Contribution Guide

Contributions to AlphaZero.jl are most welcome. Here are some contribution ideas:

Solve new games
Help with hyperparameter tuning
Improve the user interface
Write tutorials or other learning resources based on this package

We also believe that AlphaZero.jl can be made even faster without adding too much complexity to the codebase. Here are suggestions to make this happen:

Accelerate network inference by adding support for FP16 or Int8 quantization
Accelerate network inference with Torch.jl
Enable data generation, network updates and checkpoint evaluations to be run in parallel

Finally, there are many small improvements and variations that can be built on top of this implementation and that would make for nice ML projects. Here are a few examples:

Implement and compare different First-Play Urgency strategies
Implement tools to automate and help with hyperparameter tuning
Add a resignation mechanism to speed-up self-play
Give more weight to recent samples during learning
Use rollouts in addition to the network's value head to evaluate positions (as is done by AlphaGo Lee)
Use supervised learning to initialize the network based on a set of games played by humans
Implement the alternate training target proposed here
Implement some of the improvements introduced in the KataGo paper

You may also want to have a look at our JSOC (Julia Summer of Code) project page.
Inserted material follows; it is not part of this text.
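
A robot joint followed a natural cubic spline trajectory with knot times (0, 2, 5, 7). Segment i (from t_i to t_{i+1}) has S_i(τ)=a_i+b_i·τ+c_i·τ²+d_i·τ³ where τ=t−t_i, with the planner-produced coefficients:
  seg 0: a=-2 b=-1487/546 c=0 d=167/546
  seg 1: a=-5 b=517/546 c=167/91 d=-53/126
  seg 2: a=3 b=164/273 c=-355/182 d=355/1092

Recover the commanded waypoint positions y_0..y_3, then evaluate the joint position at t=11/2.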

Please do not hesitate to open a Github issue to share any idea, feedback or suggestion.

Solve new games

The simplest way to contribute to AlphaZero.jl is to demonstrate it on new games. Interesting candidates include: Othello, Gobblet, Go 9x9, Chess... A nice first-time contribution may also be to provide an example of using AlphaZero.jl in conjunction with OpenSpiel.jl.

Help with hyperparameter tuning

A good place to start would be to experiment with the parameters of the Connect Four agent discussed in the tutorial, as it went through little tuning and can probably be improved significantly. Any kind of hyperparameters study would be extremely valuable in getting a better understanding of AlphaZero's training process.

More generally, as a training session can take hours or days, it is hard for a single person to fine-tune AlphaZero's many hyperparameters. In an effort to tackle more and more ambitious games, it would be useful to come up with a collaborative process for running tuning experiments and share the resulting insights.

Improve the user interface

An effort has been made in designing AlphaZero.jl to separate the user interface code from the core logic (see AlphaZero.Handlers). We would be interested in seeing alternative user interfaces being developed. In particular, using something like TensorBoardLogger or Dash for logging and/or profiling might be nice.